Stephen Burtch, who writes for Sportsnet and Pension Plan Puppets, wanted to unpack the influence of coaches, so he looked at the effects in Toronto and Ottawa when the men behind the bench changed mid-season. In Toronto, Corsi For Percentage (CF%) and Scoring Chances For Percentage (SCF%) have both improved drastically under Peter Horachek. But while Kessel and Bozak have had their scoring chances cut in half—which explains why Leafs scoring in general dried up—they’re also allowing fewer scoring chances, making them much better defensively.
Andrew Berkshire, managing editor of the Canadiens blog Eyes On The Prize, examined whether P.K. Subban is in fact a defensive liability.

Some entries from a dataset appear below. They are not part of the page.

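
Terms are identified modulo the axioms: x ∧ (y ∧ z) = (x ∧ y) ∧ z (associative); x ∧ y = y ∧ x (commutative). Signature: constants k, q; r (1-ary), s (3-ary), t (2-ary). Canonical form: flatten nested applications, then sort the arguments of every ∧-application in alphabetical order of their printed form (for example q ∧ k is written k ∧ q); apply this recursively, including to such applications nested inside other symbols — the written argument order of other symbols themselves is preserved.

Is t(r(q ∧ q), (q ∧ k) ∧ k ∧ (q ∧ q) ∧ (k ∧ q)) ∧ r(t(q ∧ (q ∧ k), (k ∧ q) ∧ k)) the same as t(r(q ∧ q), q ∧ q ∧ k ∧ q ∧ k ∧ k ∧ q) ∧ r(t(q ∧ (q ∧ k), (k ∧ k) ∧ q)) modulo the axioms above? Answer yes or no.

Answer: yes — both canonical forms are r(t(k ∧ q ∧ q, k ∧ k ∧ q)) ∧ t(r(q ∧ q), k ∧ k ∧ k ∧ q ∧ q ∧ q ∧ q)

Derivation:
Left:  t(r(q ∧ q), (q ∧ k) ∧ k ∧ (q ∧ q) ∧ (k ∧ q)) ∧ r(t(q ∧ (q ∧ k), (k ∧ q) ∧ k))
  Simplify inside:  t(r(q ∧ q), (q ∧ k) ∧ k ∧ (q ∧ q) ∧ (k ∧ q))  →  t(r(q ∧ q), k ∧ k ∧ k ∧ q ∧ q ∧ q ∧ q)
  Simplify inside:  r(t(q ∧ (q ∧ k), (k ∧ q) ∧ k))  →  r(t(k ∧ q ∧ q, k ∧ k ∧ q))
  Order the arguments:  r(t(k ∧ q ∧ q, k ∧ k ∧ q)) ∧ t(r(q ∧ q), k ∧ k ∧ k ∧ q ∧ q ∧ q ∧ q)
Right:  t(r(q ∧ q), q ∧ q ∧ k ∧ q ∧ k ∧ k ∧ q) ∧ r(t(q ∧ (q ∧ k), (k ∧ k) ∧ q))
  Canonicalize subterm:  t(r(q ∧ q), q ∧ q ∧ k ∧ q ∧ k ∧ k ∧ q)  →  t(r(q ∧ q), k ∧ k ∧ k ∧ q ∧ q ∧ q ∧ q)
  Inside:  r(t(q ∧ (q ∧ k), (k ∧ k) ∧ q))  →  r(t(k ∧ q ∧ q, k ∧ k ∧ q))
  Sort arguments:  r(t(k ∧ q ∧ q, k ∧ k ∧ q)) ∧ t(r(q ∧ q), k ∧ k ∧ k ∧ q ∧ q ∧ q ∧ q)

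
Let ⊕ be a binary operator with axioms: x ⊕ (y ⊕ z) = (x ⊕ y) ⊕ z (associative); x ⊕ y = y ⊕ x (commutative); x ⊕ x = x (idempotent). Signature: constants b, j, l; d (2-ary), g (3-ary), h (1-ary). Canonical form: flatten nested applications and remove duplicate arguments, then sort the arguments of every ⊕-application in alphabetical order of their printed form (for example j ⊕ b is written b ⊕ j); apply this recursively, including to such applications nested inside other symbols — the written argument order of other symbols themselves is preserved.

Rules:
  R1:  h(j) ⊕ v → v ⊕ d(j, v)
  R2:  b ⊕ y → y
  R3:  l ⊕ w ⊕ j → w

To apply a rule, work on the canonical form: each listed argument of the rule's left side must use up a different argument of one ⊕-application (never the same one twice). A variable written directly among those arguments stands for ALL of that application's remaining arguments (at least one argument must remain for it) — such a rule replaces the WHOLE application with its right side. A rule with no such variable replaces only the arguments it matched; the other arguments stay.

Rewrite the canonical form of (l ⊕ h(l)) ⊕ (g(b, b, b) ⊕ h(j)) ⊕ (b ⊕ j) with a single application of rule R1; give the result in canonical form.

Canonical form:  b ⊕ g(b, b, b) ⊕ h(j) ⊕ h(l) ⊕ j ⊕ l
Match R1:  consume h(j);  v := b ⊕ g(b, b, b) ⊕ h(l) ⊕ j ⊕ l
Every leftover argument binds to the variable; the entire application is replaced.
New term:  b ⊕ d(j, b ⊕ g(b, b, b) ⊕ h(l) ⊕ j ⊕ l) ⊕ g(b, b, b) ⊕ h(l) ⊕ j ⊕ l

Answer: b ⊕ d(j, b ⊕ g(b, b, b) ⊕ h(l) ⊕ j ⊕ l) ⊕ g(b, b, b) ⊕ h(l) ⊕ j ⊕ l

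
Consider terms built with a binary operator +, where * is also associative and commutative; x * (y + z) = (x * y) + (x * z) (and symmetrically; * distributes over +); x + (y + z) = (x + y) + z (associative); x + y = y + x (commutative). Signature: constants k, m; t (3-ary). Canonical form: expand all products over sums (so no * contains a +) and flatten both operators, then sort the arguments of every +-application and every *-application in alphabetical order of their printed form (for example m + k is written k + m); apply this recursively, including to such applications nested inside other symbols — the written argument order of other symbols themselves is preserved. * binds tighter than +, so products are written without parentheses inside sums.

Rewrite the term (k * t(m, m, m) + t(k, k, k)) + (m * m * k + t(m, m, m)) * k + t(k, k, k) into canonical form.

Expand:  k * t(m, m, m) + t(k, k, k) + k * k * m * m + k * t(m, m, m) + t(k, k, k)
Sort arguments:  k * k * m * m + k * t(m, m, m) + k * t(m, m, m) + t(k, k, k) + t(k, k, k)

Answer: k * k * m * m + k * t(m, m, m) + k * t(m, m, m) + t(k, k, k) + t(k, k, k)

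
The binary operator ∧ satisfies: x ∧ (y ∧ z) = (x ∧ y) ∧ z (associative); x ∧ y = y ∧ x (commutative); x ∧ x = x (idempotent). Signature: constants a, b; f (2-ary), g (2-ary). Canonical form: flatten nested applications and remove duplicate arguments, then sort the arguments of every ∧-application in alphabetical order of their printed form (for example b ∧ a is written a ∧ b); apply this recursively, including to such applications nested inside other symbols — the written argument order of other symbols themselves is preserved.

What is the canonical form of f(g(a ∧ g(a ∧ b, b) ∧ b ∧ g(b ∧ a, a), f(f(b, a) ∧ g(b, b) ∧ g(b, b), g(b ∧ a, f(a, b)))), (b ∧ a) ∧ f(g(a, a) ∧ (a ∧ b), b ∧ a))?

Answer: f(g(a ∧ b ∧ g(a ∧ b, a) ∧ g(a ∧ b, b), f(f(b, a) ∧ g(b, b), g(a ∧ b, f(a, b)))), a ∧ b ∧ f(a ∧ b ∧ g(a, a), a ∧ b))

Derivation:
Descend into:  (b ∧ a) ∧ f(g(a, a) ∧ (a ∧ b), b ∧ a)
Un-nest:  b ∧ a ∧ f(g(a, a) ∧ (a ∧ b), b ∧ a)
Simplify inside:  f(g(a, a) ∧ (a ∧ b), b ∧ a)  →  f(a ∧ b ∧ g(a, a), a ∧ b)
Sort:  a ∧ b ∧ f(a ∧ b ∧ g(a, a), a ∧ b)
Put back:  f(g(a ∧ b ∧ g(a ∧ b, a) ∧ g(a ∧ b, b), f(f(b, a) ∧ g(b, b), g(a ∧ b, f(a, b)))), a ∧ b ∧ f(a ∧ b ∧ g(a, a), a ∧ b))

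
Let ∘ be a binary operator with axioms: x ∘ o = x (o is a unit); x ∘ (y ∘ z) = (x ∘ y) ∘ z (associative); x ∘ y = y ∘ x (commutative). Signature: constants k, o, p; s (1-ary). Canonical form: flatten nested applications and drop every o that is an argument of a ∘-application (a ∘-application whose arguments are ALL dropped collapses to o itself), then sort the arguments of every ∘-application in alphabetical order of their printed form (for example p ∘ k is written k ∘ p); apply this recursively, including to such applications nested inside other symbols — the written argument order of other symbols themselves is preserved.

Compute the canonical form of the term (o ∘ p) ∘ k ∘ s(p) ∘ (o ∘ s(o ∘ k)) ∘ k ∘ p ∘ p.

Merge nested applications:  o ∘ p ∘ k ∘ s(p) ∘ o ∘ s(o ∘ k) ∘ k ∘ p ∘ p
Simplify inside:  s(o ∘ k)  →  s(k)
Unit:  drop o (×2)
Sort:  k ∘ k ∘ p ∘ p ∘ p ∘ s(k) ∘ s(p)

Answer: k ∘ k ∘ p ∘ p ∘ p ∘ s(k) ∘ s(p)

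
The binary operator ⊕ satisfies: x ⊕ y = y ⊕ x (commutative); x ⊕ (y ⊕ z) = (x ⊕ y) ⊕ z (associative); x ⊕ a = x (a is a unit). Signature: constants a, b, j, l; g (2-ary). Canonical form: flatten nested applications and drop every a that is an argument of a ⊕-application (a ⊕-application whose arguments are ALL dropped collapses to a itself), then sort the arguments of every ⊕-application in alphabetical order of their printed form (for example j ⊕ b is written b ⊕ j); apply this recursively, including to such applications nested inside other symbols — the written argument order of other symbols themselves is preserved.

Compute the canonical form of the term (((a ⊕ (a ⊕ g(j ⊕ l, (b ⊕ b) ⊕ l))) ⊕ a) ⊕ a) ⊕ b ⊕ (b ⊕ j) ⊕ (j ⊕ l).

Un-nest:  a ⊕ a ⊕ g(j ⊕ l, (b ⊕ b) ⊕ l) ⊕ a ⊕ a ⊕ b ⊕ b ⊕ j ⊕ j ⊕ l
Inside:  g(j ⊕ l, (b ⊕ b) ⊕ l)  →  g(j ⊕ l, b ⊕ b ⊕ l)
Unit:  drop a (×4)
Order the arguments:  b ⊕ b ⊕ g(j ⊕ l, b ⊕ b ⊕ l) ⊕ j ⊕ j ⊕ l

Answer: b ⊕ b ⊕ g(j ⊕ l, b ⊕ b ⊕ l) ⊕ j ⊕ j ⊕ l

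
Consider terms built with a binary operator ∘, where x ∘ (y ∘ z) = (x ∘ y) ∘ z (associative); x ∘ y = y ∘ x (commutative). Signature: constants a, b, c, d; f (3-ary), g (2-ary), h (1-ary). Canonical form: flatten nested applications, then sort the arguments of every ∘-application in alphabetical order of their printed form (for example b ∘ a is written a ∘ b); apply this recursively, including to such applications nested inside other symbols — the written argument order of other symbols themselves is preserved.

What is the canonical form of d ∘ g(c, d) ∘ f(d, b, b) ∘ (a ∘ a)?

Un-nest:  d ∘ g(c, d) ∘ f(d, b, b) ∘ a ∘ a
Sort arguments:  a ∘ a ∘ d ∘ f(d, b, b) ∘ g(c, d)

Answer: a ∘ a ∘ d ∘ f(d, b, b) ∘ g(c, d)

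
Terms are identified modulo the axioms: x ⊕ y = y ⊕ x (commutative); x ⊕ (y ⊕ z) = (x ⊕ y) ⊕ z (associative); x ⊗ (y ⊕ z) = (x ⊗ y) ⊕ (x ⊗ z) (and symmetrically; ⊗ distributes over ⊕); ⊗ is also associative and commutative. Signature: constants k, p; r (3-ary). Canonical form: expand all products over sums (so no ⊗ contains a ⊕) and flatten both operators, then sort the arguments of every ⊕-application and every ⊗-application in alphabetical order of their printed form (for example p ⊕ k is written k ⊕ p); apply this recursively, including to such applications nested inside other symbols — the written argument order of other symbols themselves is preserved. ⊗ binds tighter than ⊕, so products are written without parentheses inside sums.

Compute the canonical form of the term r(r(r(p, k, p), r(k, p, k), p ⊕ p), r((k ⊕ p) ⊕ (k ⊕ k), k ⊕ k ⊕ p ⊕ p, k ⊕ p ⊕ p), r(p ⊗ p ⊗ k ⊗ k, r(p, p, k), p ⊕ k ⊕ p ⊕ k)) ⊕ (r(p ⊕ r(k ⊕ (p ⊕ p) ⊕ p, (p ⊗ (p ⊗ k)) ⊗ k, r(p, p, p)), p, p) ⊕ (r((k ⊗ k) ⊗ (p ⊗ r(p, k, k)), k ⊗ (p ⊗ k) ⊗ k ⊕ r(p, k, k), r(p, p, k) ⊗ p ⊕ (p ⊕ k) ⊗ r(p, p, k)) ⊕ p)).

Distribute:  r(r(r(p, k, p), r(k, p, k), p ⊕ p), r(k ⊕ k ⊕ k ⊕ p, k ⊕ k ⊕ p ⊕ p, k ⊕ p ⊕ p), r(k ⊗ k ⊗ p ⊗ p, r(p, p, k), k ⊕ k ⊕ p ⊕ p)) ⊕ r(p ⊕ r(k ⊕ p ⊕ p ⊕ p, k ⊗ k ⊗ p ⊗ p, r(p, p, p)), p, p) ⊕ r(k ⊗ k ⊗ p ⊗ r(p, k, k), k ⊗ k ⊗ k ⊗ p ⊕ r(p, k, k), k ⊗ r(p, p, k) ⊕ p ⊗ r(p, p, k) ⊕ p ⊗ r(p, p, k)) ⊕ p
Sort:  p ⊕ r(k ⊗ k ⊗ p ⊗ r(p, k, k), k ⊗ k ⊗ k ⊗ p ⊕ r(p, k, k), k ⊗ r(p, p, k) ⊕ p ⊗ r(p, p, k) ⊕ p ⊗ r(p, p, k)) ⊕ r(p ⊕ r(k ⊕ p ⊕ p ⊕ p, k ⊗ k ⊗ p ⊗ p, r(p, p, p)), p, p) ⊕ r(r(r(p, k, p), r(k, p, k), p ⊕ p), r(k ⊕ k ⊕ k ⊕ p, k ⊕ k ⊕ p ⊕ p, k ⊕ p ⊕ p), r(k ⊗ k ⊗ p ⊗ p, r(p, p, k), k ⊕ k ⊕ p ⊕ p))

Answer: p ⊕ r(k ⊗ k ⊗ p ⊗ r(p, k, k), k ⊗ k ⊗ k ⊗ p ⊕ r(p, k, k), k ⊗ r(p, p, k) ⊕ p ⊗ r(p, p, k) ⊕ p ⊗ r(p, p, k)) ⊕ r(p ⊕ r(k ⊕ p ⊕ p ⊕ p, k ⊗ k ⊗ p ⊗ p, r(p, p, p)), p, p) ⊕ r(r(r(p, k, p), r(k, p, k), p ⊕ p), r(k ⊕ k ⊕ k ⊕ p, k ⊕ k ⊕ p ⊕ p, k ⊕ p ⊕ p), r(k ⊗ k ⊗ p ⊗ p, r(p, p, k), k ⊕ k ⊕ p ⊕ p))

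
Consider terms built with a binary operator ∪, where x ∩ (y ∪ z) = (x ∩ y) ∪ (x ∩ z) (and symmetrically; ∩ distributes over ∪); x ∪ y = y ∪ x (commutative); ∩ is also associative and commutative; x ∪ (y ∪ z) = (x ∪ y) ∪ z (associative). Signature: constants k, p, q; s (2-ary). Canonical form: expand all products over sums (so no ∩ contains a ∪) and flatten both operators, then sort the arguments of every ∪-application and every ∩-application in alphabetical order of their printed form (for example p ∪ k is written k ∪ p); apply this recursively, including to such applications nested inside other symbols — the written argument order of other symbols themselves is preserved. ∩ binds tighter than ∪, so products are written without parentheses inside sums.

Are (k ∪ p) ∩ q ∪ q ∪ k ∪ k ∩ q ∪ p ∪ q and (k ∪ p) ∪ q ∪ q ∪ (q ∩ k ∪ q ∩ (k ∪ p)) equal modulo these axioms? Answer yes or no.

Answer: yes — both canonical forms are k ∪ k ∩ q ∪ k ∩ q ∪ p ∪ p ∩ q ∪ q ∪ q

Derivation:
Left:  (k ∪ p) ∩ q ∪ q ∪ k ∪ k ∩ q ∪ p ∪ q
  Expand:  k ∩ q ∪ p ∩ q ∪ q ∪ k ∪ k ∩ q ∪ p ∪ q
  Sort arguments:  k ∪ k ∩ q ∪ k ∩ q ∪ p ∪ p ∩ q ∪ q ∪ q
Right:  (k ∪ p) ∪ q ∪ q ∪ (q ∩ k ∪ q ∩ (k ∪ p))
  Distribute:  k ∪ p ∪ q ∪ q ∪ k ∩ q ∪ k ∩ q ∪ p ∩ q
  Sort arguments:  k ∪ k ∩ q ∪ k ∩ q ∪ p ∪ p ∩ q ∪ q ∪ q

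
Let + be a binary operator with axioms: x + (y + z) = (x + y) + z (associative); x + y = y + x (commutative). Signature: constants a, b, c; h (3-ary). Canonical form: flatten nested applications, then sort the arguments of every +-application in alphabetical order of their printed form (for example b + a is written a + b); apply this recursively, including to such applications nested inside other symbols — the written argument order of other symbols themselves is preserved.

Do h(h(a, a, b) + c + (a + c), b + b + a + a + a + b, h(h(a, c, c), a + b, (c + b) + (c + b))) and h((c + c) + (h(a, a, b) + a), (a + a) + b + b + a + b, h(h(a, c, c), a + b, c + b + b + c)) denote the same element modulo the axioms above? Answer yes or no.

Left:  h(h(a, a, b) + c + (a + c), b + b + a + a + a + b, h(h(a, c, c), a + b, (c + b) + (c + b)))
  Work inside:  h(a, a, b) + c + (a + c)
  Un-nest:  h(a, a, b) + c + a + c
  Sort arguments:  a + c + c + h(a, a, b)
  Reassemble:  h(a + c + c + h(a, a, b), a + a + a + b + b + b, h(h(a, c, c), a + b, b + b + c + c))
Right:  h((c + c) + (h(a, a, b) + a), (a + a) + b + b + a + b, h(h(a, c, c), a + b, c + b + b + c))
  Focus inside:  (c + c) + (h(a, a, b) + a)
  Merge nested applications:  c + c + h(a, a, b) + a
  Sort arguments:  a + c + c + h(a, a, b)
  Put back:  h(a + c + c + h(a, a, b), a + a + a + b + b + b, h(h(a, c, c), a + b, b + b + c + c))

Answer: yes — both canonical forms are h(a + c + c + h(a, a, b), a + a + a + b + b + b, h(h(a, c, c), a + b, b + b + c + c))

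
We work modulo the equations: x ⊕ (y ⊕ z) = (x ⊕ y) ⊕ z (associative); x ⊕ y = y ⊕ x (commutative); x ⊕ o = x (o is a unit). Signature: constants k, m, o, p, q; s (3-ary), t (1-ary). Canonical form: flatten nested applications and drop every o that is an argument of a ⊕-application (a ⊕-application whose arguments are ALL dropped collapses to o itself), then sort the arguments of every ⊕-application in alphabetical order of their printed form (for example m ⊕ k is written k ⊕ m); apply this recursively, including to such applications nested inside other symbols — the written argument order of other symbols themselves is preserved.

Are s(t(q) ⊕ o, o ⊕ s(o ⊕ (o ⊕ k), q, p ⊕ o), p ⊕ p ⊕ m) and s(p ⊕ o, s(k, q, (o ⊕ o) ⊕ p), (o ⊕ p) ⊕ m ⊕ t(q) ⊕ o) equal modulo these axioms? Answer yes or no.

Left:  s(t(q) ⊕ o, o ⊕ s(o ⊕ (o ⊕ k), q, p ⊕ o), p ⊕ p ⊕ m)
  Focus inside:  o ⊕ s(o ⊕ (o ⊕ k), q, p ⊕ o)
  Simplify inside:  s(o ⊕ (o ⊕ k), q, p ⊕ o)  →  s(k, q, p)
  Units out:  drop o
  Sort:  s(k, q, p)
  Put back:  s(t(q), s(k, q, p), m ⊕ p ⊕ p)
Right:  s(p ⊕ o, s(k, q, (o ⊕ o) ⊕ p), (o ⊕ p) ⊕ m ⊕ t(q) ⊕ o)
  Descend into:  (o ⊕ p) ⊕ m ⊕ t(q) ⊕ o
  Un-nest:  o ⊕ p ⊕ m ⊕ t(q) ⊕ o
  Unit:  drop o (×2)
  Sort:  m ⊕ p ⊕ t(q)
  Put back:  s(p, s(k, q, p), m ⊕ p ⊕ t(q))

Answer: no — s(t(q), s(k, q, p), m ⊕ p ⊕ p) vs s(p, s(k, q, p), m ⊕ p ⊕ t(q))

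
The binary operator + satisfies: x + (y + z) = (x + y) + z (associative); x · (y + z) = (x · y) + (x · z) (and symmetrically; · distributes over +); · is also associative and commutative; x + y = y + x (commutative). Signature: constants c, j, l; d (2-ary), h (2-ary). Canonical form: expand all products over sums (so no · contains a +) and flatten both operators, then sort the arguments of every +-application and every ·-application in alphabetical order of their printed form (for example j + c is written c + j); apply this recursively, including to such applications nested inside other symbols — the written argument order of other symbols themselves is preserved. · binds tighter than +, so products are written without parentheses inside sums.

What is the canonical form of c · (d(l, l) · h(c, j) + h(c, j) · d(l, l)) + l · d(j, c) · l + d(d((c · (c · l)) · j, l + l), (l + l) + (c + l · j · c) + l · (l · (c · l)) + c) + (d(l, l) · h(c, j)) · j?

Distribute:  c · d(l, l) · h(c, j) + c · d(l, l) · h(c, j) + d(j, c) · l · l + d(d(c · c · j · l, l + l), c + c + c · j · l + c · l · l · l + l + l) + d(l, l) · h(c, j) · j
Order the arguments:  c · d(l, l) · h(c, j) + c · d(l, l) · h(c, j) + d(d(c · c · j · l, l + l), c + c + c · j · l + c · l · l · l + l + l) + d(j, c) · l · l + d(l, l) · h(c, j) · j

Answer: c · d(l, l) · h(c, j) + c · d(l, l) · h(c, j) + d(d(c · c · j · l, l + l), c + c + c · j · l + c · l · l · l + l + l) + d(j, c) · l · l + d(l, l) · h(c, j) · j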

Subban and Ottawa’s Erik Karlsson both fall victim to the same trope, he said, but it stems from a fundamental misunderstanding of what makes good defence. Defencemen are traditionally judged on blocking shots and levelling hits, but that rewards you for not having the puck, when the best defence is keeping the puck away from your opponent—as the two former Norris Trophy winners do, given how much they have possession. Berkshire looked at Subban’s stats before and after his 2013 Norris win, when the Habs and Michel Therrien vowed to “fix” him. He found that they broke him instead. Subban’s instinctive and dynamic playing style was forced into a more traditional dump-it-in system, and he’s now allowing more shot attempts as a result. “Playing safe has actually made him a worse player,” Berkshire says.
Michael Schuckers, an associate professor of statistics at St. Lawrence University in Canton, N.Y., who helped organize the conference, said the most exciting thing on the horizon is player tracking, which the NHL is testing right now. “We’ve made some big steps in the last 12 months, and it’s just going to continue to grow,” he said.
Hovering around the edge of the conference all day was the idea of “making it”—who among their ranks had been hired and transformed into insiders, and what it will take to convince teams to pay more attention to insights like these. The last panel of the day featured some of the biggest names in hockey analytics musing on that. In baseball, there were a few teams that were very open about what they were doing and loudly championed analytics in the early days, Vollman said, but in the NHL, teams that have had success, such as Chicago and L.A., have refused to talk about it. And once someone from the fancy stats world gets scooped up to advise a team, they’re put under a gag order, he said, so it’s impossible to know how much influence they’re having.
Two years ago at the MIT Sloan Sports Analytics Conference in Boston, Brian Burke snorted, “Statistics are like a lamppost to a drunk: Useful for support but not for illumination.” (He was paraphrasing Scottish poet Andrew Lang, who used those words a century ago to mock dishonest politicians, but anyway, it sounded like a classic Burke-ism.) There’s still plenty of screaming over how to use the insights provided by analytics—and even whether there are useful insights there at all. But it looks like more and more hockey teams are willing to see the light, and the growing roster of fancy stats experts just can’t wait to flick the switch.